Natascia Maesi est journaliste depuis 2001. De 2010 à 2015, elle a animé l'émission de radio "Au-delà des différences", diffusée sur Antenna Radio Esse. De 2010 à 2016, elle a collaboré avec le journal QN / La Nazione, pour lequel elle a également rédigé une chronique en ligne dédiée aux questions LGBTQI+ et une chronique hebdomadaire dans le journal de Sienne portant sur la condition des femmes. Au sein du Mouvement Pansexuel-Arcigay, elle est chargée des relations avec les institutions et le réseau des associations. Elle est également coordinatrice du groupe scolaire et fondatrice du réseau d'écoute et des premiers points d'accueil pour les personnes LGBTQI+ intitulé "Focalisons sur les différences/Espace sûr". Elle a dirigé l'équipe de communication de Toscana Pride.

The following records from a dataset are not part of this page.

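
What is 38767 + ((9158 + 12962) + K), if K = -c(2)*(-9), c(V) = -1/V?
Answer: 121765/2 ≈ 60883.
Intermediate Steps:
K = -9/2 (K = -(-1)/2*(-9) = -1*(-1/2)*(-9) = (1/2)*(-9) = -9/2 ≈ -4.5000)
38767 + ((9158 + 12962) + K) = 38767 + ((9158 + 12962) - 9/2) = 38767 + (22120 - 9/2) = 38767 + 44231/2 = 121765/2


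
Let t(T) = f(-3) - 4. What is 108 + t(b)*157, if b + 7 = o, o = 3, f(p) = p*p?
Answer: 893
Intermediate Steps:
f(p) = p²
b = -4 (b = -7 + 3 = -4)
t(T) = 5 (t(T) = (-3)² - 4 = 9 - 4 = 5)
108 + t(b)*157 = 108 + 5*157 = 108 + 785 = 893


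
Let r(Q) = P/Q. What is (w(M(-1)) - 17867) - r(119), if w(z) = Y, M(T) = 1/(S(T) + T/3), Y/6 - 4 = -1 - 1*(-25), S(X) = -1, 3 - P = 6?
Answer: -2106178/119 ≈ -17699.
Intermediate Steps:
P = -3 (P = 3 - 1*6 = 3 - 6 = -3)
r(Q) = -3/Q
Y = 168 (Y = 24 + 6*(-1 - 1*(-25)) = 24 + 6*(-1 + 25) = 24 + 6*24 = 24 + 144 = 168)
M(T) = 1/(-1 + T/3)
w(z) = 168
(w(M(-1)) - 17867) - r(119) = (168 - 17867) - (-3)/119 = -17699 - (-3)/119 = -17699 - 1*(-3/119) = -17699 + 3/119 = -2106178/119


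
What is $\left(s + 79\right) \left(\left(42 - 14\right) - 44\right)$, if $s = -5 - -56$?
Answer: $-2080$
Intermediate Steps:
$s = 51$ ($s = -5 + 56 = 51$)
$\left(s + 79\right) \left(\left(42 - 14\right) - 44\right) = \left(51 + 79\right) \left(\left(42 - 14\right) - 44\right) = 130 \left(28 - 44\right) = 130 \left(-16\right) = -2080$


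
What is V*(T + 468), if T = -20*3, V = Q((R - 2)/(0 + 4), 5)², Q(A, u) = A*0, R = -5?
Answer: 0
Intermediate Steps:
Q(A, u) = 0
V = 0 (V = 0² = 0)
T = -60
V*(T + 468) = 0*(-60 + 468) = 0*408 = 0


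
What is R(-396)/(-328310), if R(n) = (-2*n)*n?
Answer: 156816/164155 ≈ 0.95529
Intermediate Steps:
R(n) = -2*n**2
R(-396)/(-328310) = -2*(-396)**2/(-328310) = -2*156816*(-1/328310) = -313632*(-1/328310) = 156816/164155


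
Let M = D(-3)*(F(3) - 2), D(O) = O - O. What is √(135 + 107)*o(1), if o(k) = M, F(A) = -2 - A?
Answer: 0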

Elle s'intéresse aux questions liées à la visibilité et à l'autodétermination des femmes lesbiennes, bisexuelles et trans au sein du Réseau des femmes d'Arcigay. Depuis 2016, elle fait partie du Réseau de formation d'Arcigay et depuis novembre 2018, elle est membre du secrétariat national d'Arcigay, avec la responsabilité des politiques de genre et de la formation.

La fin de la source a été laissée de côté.